“Good heck! Bill Kennedy! Well, come on. You couldn’t go back with them, that’s sure. I’ll take you home, girl.” He was leading her by the arm to the fence behind the house. “Wait, I’ll lift a wire; can you crawl under?”
“Now, I’ve torn it! I heard it rip. And it isn’t my coat at all,” said Mary Hope. “Oh, they’re murdering one another! I should think you’d be ashamed, having a dance like––”
“Coats can be bought––and murdered men don’t swear like that. I’ll have to borrow Belle’s pintos, but we don’t care, do we? Come on. Here they are. Don’t get in until I get them untied and turned around. And when I say get in, you’d better make it in one jump. Are you game?”
“No Lorrigan will ever cry shame on a Douglas for a coward! You must be crazy, taking this awful team.”
“I am. I’m crazy to get you away from here before they start shooting, back there.” He spoke to the team gruffly and with a tone of authority that held them quiet, wondering at his audacity perhaps. He untied them, got the lines, stepped in and turned them around, the pintos backing and cramping the buckboard, lunging a little but too surprised to misbehave in their usual form.

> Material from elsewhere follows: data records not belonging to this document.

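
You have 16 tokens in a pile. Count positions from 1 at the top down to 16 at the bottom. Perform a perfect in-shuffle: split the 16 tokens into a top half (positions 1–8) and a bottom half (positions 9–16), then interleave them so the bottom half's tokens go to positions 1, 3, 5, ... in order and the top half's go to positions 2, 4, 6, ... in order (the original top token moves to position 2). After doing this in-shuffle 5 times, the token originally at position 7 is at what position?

3

Track the token's position through each in-shuffle:
7 → 14 → 11 → 5 → 10 → 3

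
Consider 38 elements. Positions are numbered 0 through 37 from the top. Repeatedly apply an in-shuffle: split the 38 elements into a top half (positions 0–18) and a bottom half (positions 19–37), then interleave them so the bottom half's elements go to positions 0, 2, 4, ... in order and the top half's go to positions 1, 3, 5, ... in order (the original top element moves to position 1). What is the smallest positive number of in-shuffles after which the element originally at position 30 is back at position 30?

12

Follow position 30 under repeated in-shuffles:
30 → 22 → 6 → 13 → 27 → 16 → 33 → 28 → 18 → 37 → 36 → 34 → 30
It first returns after 12 in-shuffles.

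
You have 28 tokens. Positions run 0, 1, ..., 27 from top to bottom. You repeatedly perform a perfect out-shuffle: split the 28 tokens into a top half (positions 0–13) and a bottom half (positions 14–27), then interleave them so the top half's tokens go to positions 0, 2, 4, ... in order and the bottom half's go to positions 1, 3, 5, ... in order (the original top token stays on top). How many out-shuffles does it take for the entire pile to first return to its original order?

18

The out-shuffle permutes the 28 positions with cycle lengths [1, 1, 2, 6, 18].
Every token is home exactly when every cycle has completed a whole number of laps, i.e. after lcm(1, 2, 6, 18) = 18 out-shuffles.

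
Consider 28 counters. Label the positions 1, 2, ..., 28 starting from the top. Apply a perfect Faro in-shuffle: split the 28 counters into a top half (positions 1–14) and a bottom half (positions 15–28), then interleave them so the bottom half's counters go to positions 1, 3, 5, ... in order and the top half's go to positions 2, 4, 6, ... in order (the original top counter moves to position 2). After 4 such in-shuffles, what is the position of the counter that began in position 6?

Track the counter's position through each in-shuffle:
6 → 12 → 24 → 19 → 9

9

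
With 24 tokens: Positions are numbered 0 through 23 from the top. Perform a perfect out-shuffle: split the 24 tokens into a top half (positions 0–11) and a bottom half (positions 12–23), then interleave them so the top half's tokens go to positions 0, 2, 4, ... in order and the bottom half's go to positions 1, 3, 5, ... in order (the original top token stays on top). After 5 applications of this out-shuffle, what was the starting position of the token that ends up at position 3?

Work backwards from position 3, undoing one out-shuffle at a time:
3 ← 13 ← 18 ← 9 ← 16 ← 8
So the token now at position 3 started at position 8.

8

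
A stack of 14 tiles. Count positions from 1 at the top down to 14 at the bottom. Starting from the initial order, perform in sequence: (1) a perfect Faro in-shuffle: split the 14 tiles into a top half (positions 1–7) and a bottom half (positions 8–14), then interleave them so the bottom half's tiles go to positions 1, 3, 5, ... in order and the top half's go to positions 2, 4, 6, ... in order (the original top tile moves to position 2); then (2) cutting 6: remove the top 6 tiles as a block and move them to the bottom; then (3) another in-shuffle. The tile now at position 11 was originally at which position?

Undo the operations in reverse order, starting from position 11:
  undo op 3 (in-shuffle, from bottom half): 11 ← 13
  undo op 2 (cut 6): 13 ← 5
  undo op 1 (in-shuffle, from bottom half): 5 ← 10
So the tile at position 11 came from original position 10.

10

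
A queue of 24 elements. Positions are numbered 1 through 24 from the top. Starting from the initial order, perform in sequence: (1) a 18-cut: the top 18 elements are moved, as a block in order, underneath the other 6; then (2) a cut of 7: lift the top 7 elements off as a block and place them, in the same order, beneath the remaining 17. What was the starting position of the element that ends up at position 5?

Undo the operations in reverse order, starting from position 5:
  undo op 2 (cut 7): 5 ← 12
  undo op 1 (cut 18): 12 ← 6
So the element at position 5 came from original position 6.

6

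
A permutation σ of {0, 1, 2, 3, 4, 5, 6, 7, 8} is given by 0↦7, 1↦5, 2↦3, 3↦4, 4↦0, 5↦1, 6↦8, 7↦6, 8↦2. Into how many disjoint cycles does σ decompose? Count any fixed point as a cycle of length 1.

2

Cycle decomposition: (0 7 6 8 2 3 4) (1 5).
2 cycles.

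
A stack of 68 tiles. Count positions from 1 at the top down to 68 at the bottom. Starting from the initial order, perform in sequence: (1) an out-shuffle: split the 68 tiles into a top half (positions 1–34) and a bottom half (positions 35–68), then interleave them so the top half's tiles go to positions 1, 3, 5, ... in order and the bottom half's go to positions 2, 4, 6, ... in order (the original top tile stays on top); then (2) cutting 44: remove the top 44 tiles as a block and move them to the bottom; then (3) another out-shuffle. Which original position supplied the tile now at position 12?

Undo the operations in reverse order, starting from position 12:
  undo op 3 (out-shuffle, from bottom half): 12 ← 40
  undo op 2 (cut 44): 40 ← 16
  undo op 1 (out-shuffle, from bottom half): 16 ← 42
So the tile at position 12 came from original position 42.

42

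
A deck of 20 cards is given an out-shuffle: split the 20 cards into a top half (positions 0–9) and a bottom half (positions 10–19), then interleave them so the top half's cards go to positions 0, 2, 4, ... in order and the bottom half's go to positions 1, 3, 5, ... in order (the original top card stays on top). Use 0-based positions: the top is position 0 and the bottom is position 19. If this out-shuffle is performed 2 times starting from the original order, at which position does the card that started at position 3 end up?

Track the card's position through each out-shuffle:
3 → 6 → 12

12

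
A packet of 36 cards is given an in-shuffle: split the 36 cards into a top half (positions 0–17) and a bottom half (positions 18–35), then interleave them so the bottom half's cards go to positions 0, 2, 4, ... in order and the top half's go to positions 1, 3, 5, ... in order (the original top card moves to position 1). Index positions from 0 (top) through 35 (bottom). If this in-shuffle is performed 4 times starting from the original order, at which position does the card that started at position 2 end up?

Track the card's position through each in-shuffle:
2 → 5 → 11 → 23 → 10

10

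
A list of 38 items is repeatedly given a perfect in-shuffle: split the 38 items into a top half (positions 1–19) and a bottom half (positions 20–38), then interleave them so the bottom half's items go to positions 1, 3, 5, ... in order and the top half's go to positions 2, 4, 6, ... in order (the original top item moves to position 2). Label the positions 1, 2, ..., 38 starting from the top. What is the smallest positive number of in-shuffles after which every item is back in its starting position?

12

The in-shuffle permutes the 38 positions with cycle lengths [2, 12, 12, 12].
Every item is home exactly when every cycle has completed a whole number of laps, i.e. after lcm(2, 12) = 12 in-shuffles.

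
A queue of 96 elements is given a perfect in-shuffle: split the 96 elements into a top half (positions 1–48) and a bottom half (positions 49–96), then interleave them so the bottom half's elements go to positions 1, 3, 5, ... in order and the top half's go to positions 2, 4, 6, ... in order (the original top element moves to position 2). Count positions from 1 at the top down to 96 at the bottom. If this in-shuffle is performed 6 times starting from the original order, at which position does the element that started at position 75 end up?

47

Track the element's position through each in-shuffle:
75 → 53 → 9 → 18 → 36 → 72 → 47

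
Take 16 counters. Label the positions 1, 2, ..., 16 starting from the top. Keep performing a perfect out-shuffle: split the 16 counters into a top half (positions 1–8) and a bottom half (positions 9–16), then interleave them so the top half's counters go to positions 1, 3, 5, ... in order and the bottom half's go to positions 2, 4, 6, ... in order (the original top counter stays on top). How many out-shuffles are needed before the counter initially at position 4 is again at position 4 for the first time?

Follow position 4 under repeated out-shuffles:
4 → 7 → 13 → 10 → 4
It first returns after 4 out-shuffles.

4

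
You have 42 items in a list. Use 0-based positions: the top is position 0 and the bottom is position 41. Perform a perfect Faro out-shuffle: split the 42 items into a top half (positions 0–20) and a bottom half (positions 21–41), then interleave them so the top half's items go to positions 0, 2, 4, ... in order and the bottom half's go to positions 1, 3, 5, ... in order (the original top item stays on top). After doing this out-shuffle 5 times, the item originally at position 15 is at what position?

Track the item's position through each out-shuffle:
15 → 30 → 19 → 38 → 35 → 29

29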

“Get in––and hang on. There’s no road much––but we’ll make it, all right.”
Like the pintos, Mary Hope was too astonished to rebel. She got in.
The team went plunging up the hill, snorting now and then, swerving sharply away from rock or bush that threatened them with vague horrors in the clear starlight. Behind them surged the clamor of many voices shouting, the confused scuffling of feet, a revolver shot or two, and threading the whole the shrill, upbraiding voice of a woman.
“That’s Mrs. Miller,” Mary Hope volunteered jerkily. “She’s the one that was scalded.”